Interesting Earth Layers Facts:
The very inner core of the earth is believed to be solid. It is believed to be made up of iron and some nickel. Because people cannot reach the core there is some debate as to whether it is truly solid, but many scientists believe that it is because it is able to deflect seismic waves (energy waves produced by volcanoes or earthquakes).
It is believed that the inner core is solid because of the extremely high pressure that would make it impossible for the iron to melt.
The outer core is liquid, and scientists believe it is made up of iron, smaller amounts of nickel, and some other lighter elements in trace amounts. Some scientists believe that the outer core rotates faster than the rest of earth, but this has not been proven 100%.
The mantle is separated into the upper and lower mantle. They are separated by a transition zone. Although made up of solid rock, the mantle is not completely hard. It is similar to play dough because it is moldable, but it is also extremely hot. The movement of the mantle is what causes volcanoes to erupt and earthquakes to occur.

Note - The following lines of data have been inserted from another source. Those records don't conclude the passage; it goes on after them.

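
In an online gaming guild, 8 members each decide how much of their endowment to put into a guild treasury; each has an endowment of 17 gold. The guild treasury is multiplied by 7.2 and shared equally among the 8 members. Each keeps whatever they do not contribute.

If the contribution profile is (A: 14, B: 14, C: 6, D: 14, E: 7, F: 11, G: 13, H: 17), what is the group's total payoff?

731.20 gold

Total contributed: 14 + 14 + 6 + 14 + 7 + 11 + 13 + 17 = 96; total kept: 8 × 17 − 96 = 40.
The guild treasury pays out 7.2 × 96 = 691.20 in aggregate.
Group total = 40 + 691.20 = 731.20.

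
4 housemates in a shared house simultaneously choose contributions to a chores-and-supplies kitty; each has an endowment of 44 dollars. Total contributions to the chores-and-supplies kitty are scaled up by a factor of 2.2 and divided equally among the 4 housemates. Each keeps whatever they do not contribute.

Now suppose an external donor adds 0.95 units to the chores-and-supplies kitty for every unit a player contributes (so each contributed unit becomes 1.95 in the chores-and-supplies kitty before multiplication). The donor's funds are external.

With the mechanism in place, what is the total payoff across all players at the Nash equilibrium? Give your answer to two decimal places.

Under the mechanism each unit contributed yields 2.2 × 1.95 / 4 = 1.0725 back to its contributor per unit of net cost, which exceeds 1, making full contribution the dominant choice for everyone.
At the Nash equilibrium everyone contributes 44. Group total payoff = 2.2 × 1.95 × 176 = 755.04.

755.04 dollars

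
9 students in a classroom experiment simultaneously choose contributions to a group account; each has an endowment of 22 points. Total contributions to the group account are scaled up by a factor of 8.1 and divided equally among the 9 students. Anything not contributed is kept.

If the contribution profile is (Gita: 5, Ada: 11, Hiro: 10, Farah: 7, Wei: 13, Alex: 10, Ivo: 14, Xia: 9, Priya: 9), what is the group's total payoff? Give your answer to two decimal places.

822.80 points

Total contributed: 5 + 11 + 10 + 7 + 13 + 10 + 14 + 9 + 9 = 88; total kept: 9 × 22 − 88 = 110.
The group account pays out 8.1 × 88 = 712.80 in aggregate.
Group total = 110 + 712.80 = 822.80.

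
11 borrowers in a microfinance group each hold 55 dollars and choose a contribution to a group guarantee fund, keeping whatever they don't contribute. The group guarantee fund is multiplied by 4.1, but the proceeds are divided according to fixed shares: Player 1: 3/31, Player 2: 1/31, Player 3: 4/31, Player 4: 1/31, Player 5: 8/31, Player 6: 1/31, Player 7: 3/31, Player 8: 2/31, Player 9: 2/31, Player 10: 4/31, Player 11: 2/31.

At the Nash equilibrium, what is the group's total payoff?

Each unit j contributes comes back to j as 4.1 × (j's share), so j prefers to contribute only if that share exceeds 1/4.1 = 0.2439; otherwise keeping the unit dominates.
Only Player 5 (8/31) clears that bar, contributing 55; the remaining 10 contribute 0. Total contributed: 55.
The group guarantee fund pays out 4.1 × 55 = 225.50 in total (split across the unequal shares, but the aggregate is all that matters for the group sum).
The 10 free-riders keep 55 each, adding 550. Group total = 550 + 225.50 = 775.50.

775.50 dollars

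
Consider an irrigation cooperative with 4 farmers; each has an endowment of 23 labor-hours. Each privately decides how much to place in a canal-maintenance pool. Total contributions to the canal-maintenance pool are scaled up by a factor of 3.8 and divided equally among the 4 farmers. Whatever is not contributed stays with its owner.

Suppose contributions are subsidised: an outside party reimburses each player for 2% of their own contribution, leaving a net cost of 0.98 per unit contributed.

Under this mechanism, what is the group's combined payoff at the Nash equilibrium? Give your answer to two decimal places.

92.00 labor-hours

The effective private return is (3.8/4) / 0.98 = 0.9694, which is still under 1, so the mechanism doesn't change anyone's dominant strategy: zero contribution.
At the Nash equilibrium no one contributes; group total payoff = 4 × 23 = 92.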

The earth's outer layer is the crust. It is made up of solid rock, and granite, and topped with sand, crushed rock, and water or soil at the surface (depending on whether it is an oceanic or continental crust).

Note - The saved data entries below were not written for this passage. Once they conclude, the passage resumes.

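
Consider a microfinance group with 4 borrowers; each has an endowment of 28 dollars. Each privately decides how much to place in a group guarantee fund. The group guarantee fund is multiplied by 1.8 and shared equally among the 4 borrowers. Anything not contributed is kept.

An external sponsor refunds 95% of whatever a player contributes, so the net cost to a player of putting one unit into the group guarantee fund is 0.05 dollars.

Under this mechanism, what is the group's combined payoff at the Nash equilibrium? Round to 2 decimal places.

308.00 dollars

With the mechanism, a contributed unit returns (1.8/4) / 0.05 = 9.0000 per unit of net cost to the contributor — now above 1 — so contributing fully is weakly dominant for every player.
So the Nash equilibrium is full contribution by all 4; the group earns 4 × (28 × 0.95 + 1.8 × 28) = 308.00.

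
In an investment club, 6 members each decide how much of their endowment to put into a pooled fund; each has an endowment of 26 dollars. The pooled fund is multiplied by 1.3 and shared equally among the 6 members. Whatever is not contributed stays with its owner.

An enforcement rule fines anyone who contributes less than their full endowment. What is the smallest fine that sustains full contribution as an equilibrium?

Given the others contribute fully, the best deviation is to contribute 0 (any partial contribution still incurs the fine and gives up units whose private return 0.2167 is below 1).
Deviating from 26 to 0 saves 26 dollars but forfeits the deviator's share of the drop in the pooled fund: 1.3/6 × 26 = 5.63.
So the deviation gain is 26 − 5.63 = 20.37, and the fine must be at least 20.37 dollars to wipe it out.

20.37 dollars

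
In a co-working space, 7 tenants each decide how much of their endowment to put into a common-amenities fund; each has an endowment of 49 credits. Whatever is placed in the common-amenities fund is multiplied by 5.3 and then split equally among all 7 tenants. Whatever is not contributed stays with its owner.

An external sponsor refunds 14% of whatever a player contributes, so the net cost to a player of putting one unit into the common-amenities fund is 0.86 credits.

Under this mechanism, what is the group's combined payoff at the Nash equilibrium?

343.00 credits

With the mechanism, a contributed unit returns (5.3/7) / 0.86 = 0.8804 per unit of net cost — still below 1 — so contributing 0 remains dominant for every player.
At the Nash equilibrium no one contributes; group total payoff = 7 × 49 = 343.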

The inner core is approximately 1515 miles in diameter.
The outer core is approximately 1408 miles in diameter.
The earth's mantle is approximately 1800 miles deep, and the earth's crust varies between 3 to 43 miles deep.

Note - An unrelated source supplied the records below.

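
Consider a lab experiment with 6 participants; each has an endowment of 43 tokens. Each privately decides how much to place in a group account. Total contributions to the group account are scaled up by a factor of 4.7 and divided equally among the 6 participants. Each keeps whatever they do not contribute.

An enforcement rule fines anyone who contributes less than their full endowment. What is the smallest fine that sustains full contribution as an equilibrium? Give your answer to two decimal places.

Given the others contribute fully, the best deviation is to contribute 0 (any partial contribution still incurs the fine and gives up units whose private return 0.7833 is below 1).
Deviating from 43 to 0 saves 43 tokens but forfeits the deviator's share of the drop in the group account: 4.7/6 × 43 = 33.68.
So the deviation gain is 43 − 33.68 = 9.32, and the fine must be at least 9.32 tokens to wipe it out.

9.32 tokens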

Earth's inner and outer cores combined are about the same size as Mars.
Scientists can drill holes to study the earth's crust but in order to study deeper layers they must study seismic waves.
The earth's crust can be continental or oceanic. A continental crust is the type found underneath the world's continents. The oceanic crust is the type found beneath the ocean.
There is a mine in South Africa that reaches 3.9km below the earth's surface. It is the world's deepest mine but it barely scratches the crust's surface.
Tectonic plates are comprised of pieces of the crust and the outer mantle. These plates move slowly, and sometimes bump each other and cause earthquakes. Where these plates meet are called fault lines.
Earthquakes and volcanoes occur from activity in or below the earth's crust.